Here we go again. This week the United States Senate continues debate on a bill that will raise more taxes on job creators, even as economic growth lags and 15 million Americans remain unemployed.
As bad as the policy is, the process may be even worse. By forcing floor votes on new tax provisions without committee hearings or sufficient independent analysis, my colleagues risk multiplying the unintended consequences of their legislation, and further delaying our economic recovery.
The American Jobs and Closing Tax Loopholes Act of 2010 has been labeled the “tax extenders bill” but it’s really a deficit extenders bill. Although the bill has rarely stayed still long enough for the nonpartisan Congressional Budget Office to score it, the most recent version will increase the deficit by about $55 billion.
The bill continues Washington’s addiction to more spending, and includes tax increases that would greatly reduce capital formation, the lifeblood of our economy and small businesses.
For example, the bill would alter more than half a century of partnership tax law in at least two ways. First, income from “carried interest” in a partnership would partially be taxed at individual rates, and no longer receive full capital gains treatment.
Second, owners of certain investment firms and real estate partnerships would be singled out for higher taxes, as the enterprise value of their businesses would be taxed as ordinary income when they are sold, not as capital gains. In other words, sweat equity in some partnerships will get preferential tax treatment, depending on the whims of Washington.
Several unintended consequences of these higher taxes have already been identified. For example, millions of family businesses organized as partnerships would be denied capital gains tax treatment if even one family member provides investment management services to the partnership.

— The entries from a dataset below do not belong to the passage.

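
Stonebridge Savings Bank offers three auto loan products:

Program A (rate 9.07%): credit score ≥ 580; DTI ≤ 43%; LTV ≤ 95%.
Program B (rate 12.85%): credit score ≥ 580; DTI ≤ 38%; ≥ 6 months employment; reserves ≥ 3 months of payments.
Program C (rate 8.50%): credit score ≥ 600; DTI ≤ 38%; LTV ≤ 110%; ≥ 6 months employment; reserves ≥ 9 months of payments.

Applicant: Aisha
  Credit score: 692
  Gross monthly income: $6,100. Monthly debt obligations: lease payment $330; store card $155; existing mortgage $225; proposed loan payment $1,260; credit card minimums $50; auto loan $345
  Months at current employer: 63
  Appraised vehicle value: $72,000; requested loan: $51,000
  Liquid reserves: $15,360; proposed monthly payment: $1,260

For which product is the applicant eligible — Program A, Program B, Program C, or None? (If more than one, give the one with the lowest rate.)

Total debts = (330 + 155 + 225 + 1,260 + 50 + 345) = 2,365; DTI = 2,365/6,100 = 38.8%.
LTV = 51,000/72,000 = 70.8%.
Reserves = 15,360/1,260 = 12.2 months.
Program A: score 692 ≥ 580; DTI 38.8% ≤ 43%; LTV 70.8% ≤ 95% → qualifies.
Program B: score 692 ≥ 580; DTI 38.8% > 38%; employment 63 ≥ 6 mo; reserves 12.2 ≥ 3 mo → does not qualify.
Program C: score 692 ≥ 600; DTI 38.8% > 38%; LTV 70.8% ≤ 110%; employment 63 ≥ 6 mo; reserves 12.2 ≥ 9 mo → does not qualify.

Program A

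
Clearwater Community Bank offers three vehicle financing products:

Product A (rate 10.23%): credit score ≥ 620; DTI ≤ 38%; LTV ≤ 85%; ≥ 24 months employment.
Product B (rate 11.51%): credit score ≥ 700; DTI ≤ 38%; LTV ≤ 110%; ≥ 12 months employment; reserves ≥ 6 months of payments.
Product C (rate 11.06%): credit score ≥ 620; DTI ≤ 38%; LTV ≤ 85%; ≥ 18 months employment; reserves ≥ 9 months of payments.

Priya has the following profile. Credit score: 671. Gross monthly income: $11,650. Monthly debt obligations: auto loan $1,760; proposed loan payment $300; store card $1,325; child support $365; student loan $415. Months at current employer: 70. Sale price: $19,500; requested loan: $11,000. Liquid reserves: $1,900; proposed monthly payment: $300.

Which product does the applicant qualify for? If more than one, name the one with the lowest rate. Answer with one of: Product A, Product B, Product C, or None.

Total debts = (1,760 + 300 + 1,325 + 365 + 415) = 4,165; DTI = 4,165/11,650 = 35.8%.
LTV = 11,000/19,500 = 56.4%.
Reserves = 1,900/300 = 6.3 months.
Product A: score 671 ≥ 620; DTI 35.8% ≤ 38%; LTV 56.4% ≤ 85%; employment 70 ≥ 24 mo → qualifies.
Product B: score 671 < 700; DTI 35.8% ≤ 38%; LTV 56.4% ≤ 110%; employment 70 ≥ 12 mo; reserves 6.3 ≥ 6 mo → does not qualify.
Product C: score 671 ≥ 620; DTI 35.8% ≤ 38%; LTV 56.4% ≤ 85%; employment 70 ≥ 18 mo; reserves 6.3 < 9 mo → does not qualify.

Product A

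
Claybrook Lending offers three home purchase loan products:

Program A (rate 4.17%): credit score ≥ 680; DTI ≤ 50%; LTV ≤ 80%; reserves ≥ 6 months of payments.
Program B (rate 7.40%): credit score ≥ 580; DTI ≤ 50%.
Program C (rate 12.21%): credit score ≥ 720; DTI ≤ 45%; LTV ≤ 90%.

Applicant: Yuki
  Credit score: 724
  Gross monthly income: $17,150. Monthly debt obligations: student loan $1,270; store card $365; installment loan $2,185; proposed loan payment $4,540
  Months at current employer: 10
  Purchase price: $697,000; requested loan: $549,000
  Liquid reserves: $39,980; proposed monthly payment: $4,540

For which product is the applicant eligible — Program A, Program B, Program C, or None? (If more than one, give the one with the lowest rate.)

Program A

Total debts = (1,270 + 365 + 2,185 + 4,540) = 8,360; DTI = 8,360/17,150 = 48.7%.
LTV = 549,000/697,000 = 78.8%.
Reserves = 39,980/4,540 = 8.8 months.
Program A: score 724 ≥ 680; DTI 48.7% ≤ 50%; LTV 78.8% ≤ 80%; reserves 8.8 ≥ 6 mo → qualifies.
Program B: score 724 ≥ 580; DTI 48.7% ≤ 50% → qualifies.
Program C: score 724 ≥ 720; DTI 48.7% > 45%; LTV 78.8% ≤ 90% → does not qualify.
Qualifying: Program A, Program B. Lowest rate is 4.17% → Program A.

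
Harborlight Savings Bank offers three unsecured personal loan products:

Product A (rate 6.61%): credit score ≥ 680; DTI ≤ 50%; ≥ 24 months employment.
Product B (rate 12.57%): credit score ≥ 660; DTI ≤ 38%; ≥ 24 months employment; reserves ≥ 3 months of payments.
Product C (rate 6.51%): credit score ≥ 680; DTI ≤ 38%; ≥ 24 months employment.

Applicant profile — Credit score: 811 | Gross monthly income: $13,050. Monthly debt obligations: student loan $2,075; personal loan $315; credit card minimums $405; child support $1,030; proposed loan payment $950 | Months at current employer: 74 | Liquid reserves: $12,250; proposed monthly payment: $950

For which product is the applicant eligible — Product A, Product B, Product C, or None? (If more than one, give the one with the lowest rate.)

Product C

Total debts = (2,075 + 315 + 405 + 1,030 + 950) = 4,775; DTI = 4,775/13,050 = 36.6%.
Reserves = 12,250/950 = 12.9 months.
Product A: score 811 ≥ 680; DTI 36.6% ≤ 50%; employment 74 ≥ 24 mo → qualifies.
Product B: score 811 ≥ 660; DTI 36.6% ≤ 38%; employment 74 ≥ 24 mo; reserves 12.9 ≥ 3 mo → qualifies.
Product C: score 811 ≥ 680; DTI 36.6% ≤ 38%; employment 74 ≥ 24 mo → qualifies.
Qualifying: Product A, Product B, Product C. Lowest rate is 6.51% → Product C.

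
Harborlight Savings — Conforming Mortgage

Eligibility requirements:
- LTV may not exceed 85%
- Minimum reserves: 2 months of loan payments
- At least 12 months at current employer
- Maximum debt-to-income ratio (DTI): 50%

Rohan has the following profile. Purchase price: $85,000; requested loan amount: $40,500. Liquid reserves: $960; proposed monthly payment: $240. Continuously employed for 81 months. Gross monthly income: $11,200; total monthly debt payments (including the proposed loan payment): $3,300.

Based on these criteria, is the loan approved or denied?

Loan-to-value = 40,500/85,000 = 47.6% — pass (85% max)
Liquid reserves cover 960/240 = 4.0 months — ≥ 2 required
Employment 81 ≥ 12 months
DTI = 3,300/11,200 = 29.5% ≤ 50%
All criteria satisfied.

Approved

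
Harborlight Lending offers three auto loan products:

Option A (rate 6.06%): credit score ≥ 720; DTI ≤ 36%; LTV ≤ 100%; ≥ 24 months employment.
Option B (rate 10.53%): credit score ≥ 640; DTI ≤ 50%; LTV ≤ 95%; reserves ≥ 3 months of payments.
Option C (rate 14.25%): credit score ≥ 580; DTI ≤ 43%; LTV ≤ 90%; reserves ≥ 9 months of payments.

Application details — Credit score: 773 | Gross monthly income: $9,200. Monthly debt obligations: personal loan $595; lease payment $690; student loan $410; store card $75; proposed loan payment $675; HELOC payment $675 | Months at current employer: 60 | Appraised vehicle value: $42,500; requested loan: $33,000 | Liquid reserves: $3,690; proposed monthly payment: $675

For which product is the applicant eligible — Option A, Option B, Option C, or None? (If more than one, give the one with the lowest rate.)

Total debts = (595 + 690 + 410 + 75 + 675 + 675) = 3,120; DTI = 3,120/9,200 = 33.9%.
LTV = 33,000/42,500 = 77.6%.
Reserves = 3,690/675 = 5.5 months.
Option A: score 773 ≥ 720; DTI 33.9% ≤ 36%; LTV 77.6% ≤ 100%; employment 60 ≥ 24 mo → qualifies.
Option B: score 773 ≥ 640; DTI 33.9% ≤ 50%; LTV 77.6% ≤ 95%; reserves 5.5 ≥ 3 mo → qualifies.
Option C: score 773 ≥ 580; DTI 33.9% ≤ 43%; LTV 77.6% ≤ 90%; reserves 5.5 < 9 mo → does not qualify.
Qualifying: Option A, Option B. Lowest rate is 6.06% → Option A.

Option A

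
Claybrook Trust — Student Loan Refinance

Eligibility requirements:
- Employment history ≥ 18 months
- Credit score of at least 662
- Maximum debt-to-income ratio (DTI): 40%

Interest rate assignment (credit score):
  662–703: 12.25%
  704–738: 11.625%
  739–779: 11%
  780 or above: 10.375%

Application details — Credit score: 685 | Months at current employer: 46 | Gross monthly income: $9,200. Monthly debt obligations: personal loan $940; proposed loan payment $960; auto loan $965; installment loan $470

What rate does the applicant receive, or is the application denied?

Approved at 12.25%

Credit score 685 ≥ 662 (meets minimum)
Employment 46 ≥ 18 months
Total monthly debts = (940 + 960 + 965 + 470) = 3,335. DTI: 3,335 ÷ 9,200 = 36.2%, within the 40% cap
All requirements met. Score 685 falls in the 662–703 tier → 12.25%.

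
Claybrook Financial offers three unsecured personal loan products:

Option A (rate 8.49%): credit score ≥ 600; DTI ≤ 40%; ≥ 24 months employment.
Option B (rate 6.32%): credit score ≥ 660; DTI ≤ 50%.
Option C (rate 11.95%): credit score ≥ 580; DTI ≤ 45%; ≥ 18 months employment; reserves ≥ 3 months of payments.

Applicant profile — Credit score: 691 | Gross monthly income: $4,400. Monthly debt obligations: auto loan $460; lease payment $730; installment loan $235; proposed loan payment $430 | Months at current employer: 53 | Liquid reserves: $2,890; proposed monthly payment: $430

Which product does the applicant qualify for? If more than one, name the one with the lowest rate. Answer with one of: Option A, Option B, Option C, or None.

Total debts = (460 + 730 + 235 + 430) = 1,855; DTI = 1,855/4,400 = 42.2%.
Reserves = 2,890/430 = 6.7 months.
Option A: score 691 ≥ 600; DTI 42.2% > 40%; employment 53 ≥ 24 mo → does not qualify.
Option B: score 691 ≥ 660; DTI 42.2% ≤ 50% → qualifies.
Option C: score 691 ≥ 580; DTI 42.2% ≤ 45%; employment 53 ≥ 18 mo; reserves 6.7 ≥ 3 mo → qualifies.
Qualifying: Option B, Option C. Lowest rate is 6.32% → Option B.

Option B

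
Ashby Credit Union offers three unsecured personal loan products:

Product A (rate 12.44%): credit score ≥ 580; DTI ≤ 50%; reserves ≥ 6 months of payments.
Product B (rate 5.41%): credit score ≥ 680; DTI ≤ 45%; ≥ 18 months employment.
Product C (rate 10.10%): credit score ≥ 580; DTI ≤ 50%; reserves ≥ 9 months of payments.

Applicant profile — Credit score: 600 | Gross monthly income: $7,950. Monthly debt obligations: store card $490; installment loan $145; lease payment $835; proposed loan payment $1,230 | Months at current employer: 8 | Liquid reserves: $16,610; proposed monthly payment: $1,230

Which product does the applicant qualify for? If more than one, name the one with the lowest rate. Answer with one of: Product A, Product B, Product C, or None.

Total debts = (490 + 145 + 835 + 1,230) = 2,700; DTI = 2,700/7,950 = 34%.
Reserves = 16,610/1,230 = 13.5 months.
Product A: score 600 ≥ 580; DTI 34% ≤ 50%; reserves 13.5 ≥ 6 mo → qualifies.
Product B: score 600 < 680; DTI 34% ≤ 45%; employment 8 < 18 mo → does not qualify.
Product C: score 600 ≥ 580; DTI 34% ≤ 50%; reserves 13.5 ≥ 9 mo → qualifies.
Qualifying: Product A, Product C. Lowest rate is 10.10% → Product C.

Product C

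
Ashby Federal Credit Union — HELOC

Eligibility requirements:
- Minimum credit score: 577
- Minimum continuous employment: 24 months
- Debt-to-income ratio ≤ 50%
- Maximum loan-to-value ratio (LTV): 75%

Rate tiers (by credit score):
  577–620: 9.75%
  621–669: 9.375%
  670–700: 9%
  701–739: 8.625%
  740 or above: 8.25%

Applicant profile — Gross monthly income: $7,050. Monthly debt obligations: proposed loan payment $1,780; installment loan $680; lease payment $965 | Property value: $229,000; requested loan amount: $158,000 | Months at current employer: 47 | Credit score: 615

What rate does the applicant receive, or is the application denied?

Approved at 9.75%

Credit score 615 ≥ 577 (meets minimum)
Employment 47 ≥ 24 months
Loan-to-value = 158,000/229,000 = 69% — pass (75% max)
Total monthly debts = (1,780 + 680 + 965) = 3,425. Debt-to-income = 3,425/7,050 = 48.6% — meets 50% limit
All requirements met. Score 615 falls in the 577–620 tier → 9.75%.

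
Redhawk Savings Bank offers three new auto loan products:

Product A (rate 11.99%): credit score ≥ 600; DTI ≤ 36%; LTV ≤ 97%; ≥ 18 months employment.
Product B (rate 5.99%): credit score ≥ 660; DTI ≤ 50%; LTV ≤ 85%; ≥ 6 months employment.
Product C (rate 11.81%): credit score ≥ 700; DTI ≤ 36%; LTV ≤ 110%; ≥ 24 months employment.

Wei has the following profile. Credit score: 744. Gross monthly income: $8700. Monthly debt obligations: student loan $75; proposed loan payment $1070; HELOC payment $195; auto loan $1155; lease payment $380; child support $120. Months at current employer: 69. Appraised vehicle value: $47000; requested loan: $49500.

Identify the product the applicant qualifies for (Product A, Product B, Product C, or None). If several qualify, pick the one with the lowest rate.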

Family farms received a last-minute carve-out in the House version, but family partnerships in manufacturing, real estate, and other business sectors would still face higher taxes.
Another unintended consequence would be a perverse new incentive that favors debt financing over equity. An entrepreneur who creates a new business and recruits an equity partner to help finance it could now be denied full capital gains treatment on the sale of the business.
On the other hand, an entrepreneur who finances the same business with debt would continue to qualify for capital gains treatment. After years of excess leverage in business and finance, the last thing Washington should be doing is encouraging businesses to take on more debt than they would otherwise.
Perhaps the greatest unintended consequence of this bill would be increased uncertainty for job creators across America. The complexity of the new legislation would increase the potential for disputes with the IRS, and therefore the costs of compliance for millions of impacted businesses.
Even those enterprises exempted from the current legislation could fear that the next shoe might drop on them, as a new precedent for denying capital gains tax treatment will have been set.
Once again Washington seems determined to pass a bill to find out what’s in it, as House Speaker Nancy Pelosi famously said during the health care debate. This is poor leadership in any context, but especially irresponsible during an economic crisis. Markets are unstable in part because Washington is unstable, seemingly expanding the size and scope of federal power spasmodically.
A better approach begins with a deep breath, and continues with a thoughtful, principled commitment to economic growth. Congress must help restore a stable investment climate, in which taxes and regulations are predictable as well as reasonable.
Congress must cut the spending that has created a $13 trillion national debt. Above all, Congress must signal to entrepreneurs that private sector job growth will be rewarded, rather than ignored or punished.
Sen. John Cornyn is a Texas Republican.